Last season, only two weeks after the season began, state regulators brought scallop fishing to an abrupt halt in a large, central portion of Cobscook Bay. The decision to close the area was made after fishermen told regulators they were catching plenty of scallops but not many of them met the four-inch minimum size requirement for harvesting.
DeGraaf said Monday that a recent survey of scallops in Cobscook Bay indicated that there are a lot of them, but 85 percent of them are below legal size. She said DMR officials had hoped more of the scallops in the bay would be of legal size by now but that their growth rate seems to have slowed.
“We’re not sure why,” she said. “There’s definitely a lot of [scallops] down there.”
DeGraaf said she expects that the department will close Cobscook Bay to scallop fishing with an emergency declaration before March 20, when Maine’s scallop season is expected to end. In Cobscook Bay, scallop fishing currently is scheduled to be allowed for 44 days spread out over December, January and March. Regardless of whether DMR ends the season early in Cobscook Bay, no scallop fishing will be allowed in the bay in February.
“It’s probably more likely a question of when” fishing in the bay will be shut down early rather than if, DeGraaf said.
Scallop fishing along the entire Maine coast is scheduled to begin on Sunday, Dec. 2. In Zones 1 and 2, the dividing line of which is in western Penobscot Bay, scallop fishing will be permitted for 70 days, including 19 weekdays in February. Cobscook Bay is considered to be Zone 3 under DMR regulations.
As in previous years, any licensed Maine scallop fisherman will continue to be allowed to fish in any open area, regardless of what zone it is in.
Prior to 2009, there were no closed scallop fishing areas along Maine’s coast, but declining stocks then prompted state officials to take action. The state closed a dozen areas along the coast to scallop fishing for three years, with those closures expiring last spring.
For this season, those closures have been turned into limited access areas, where fishing will be allowed only one or two days a week. In addition, nine new areas along the coast between Casco and Chandler bays will be closed just for the 2012-2013 season.
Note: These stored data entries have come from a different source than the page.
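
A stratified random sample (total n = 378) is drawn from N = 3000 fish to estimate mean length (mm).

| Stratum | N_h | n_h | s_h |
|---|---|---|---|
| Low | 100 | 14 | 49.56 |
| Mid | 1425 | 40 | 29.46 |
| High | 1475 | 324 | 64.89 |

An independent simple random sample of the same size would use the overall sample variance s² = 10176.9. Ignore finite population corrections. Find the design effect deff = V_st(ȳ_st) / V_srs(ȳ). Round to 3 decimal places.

deff ≈ 0.306

V̂(ȳ_st) = Σ W_h² s_h²/n_h, with W_h = N_h/N and N = 3000:
  stratum Low: (100/3000)²·49.56²/14 = 0.194936
  stratum Mid: (1425/3000)²·29.46²/40 = 4.89545
  stratum High: (1475/3000)²·64.89²/324 = 3.14161
V_st = 8.232
V_srs = s²/n = 10176.9/378 = 26.923
deff = V_st / V_srs = 8.232/26.923 = 0.3058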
The state also has adopted a rotational closure plan for Zone 2, between western Penobscot Bay and Lubec, that is expected to result in two-thirds of the eastern Maine coastline being closed to scallop fishing from late 2014 to early 2022. For the next two winter scallop seasons, starting next month until early 2014, one-third of the areas in Zone 2 will be closed to scallop fishing.
Among other measures adopted for the 2012-2013 scallop season are a 185-pound daily harvest limit in zones 1 and 2 and a 90-pound daily limit in Zone 3.
Another meeting about the 2012-2013 scallop season was expected to be held 4-6 p.m. Nov. 20 at the town office in Whiting. A third meeting is scheduled at the same time on Tuesday, Nov. 27, in room 106 of the state’s Natural Resources Service Center in Hallowell.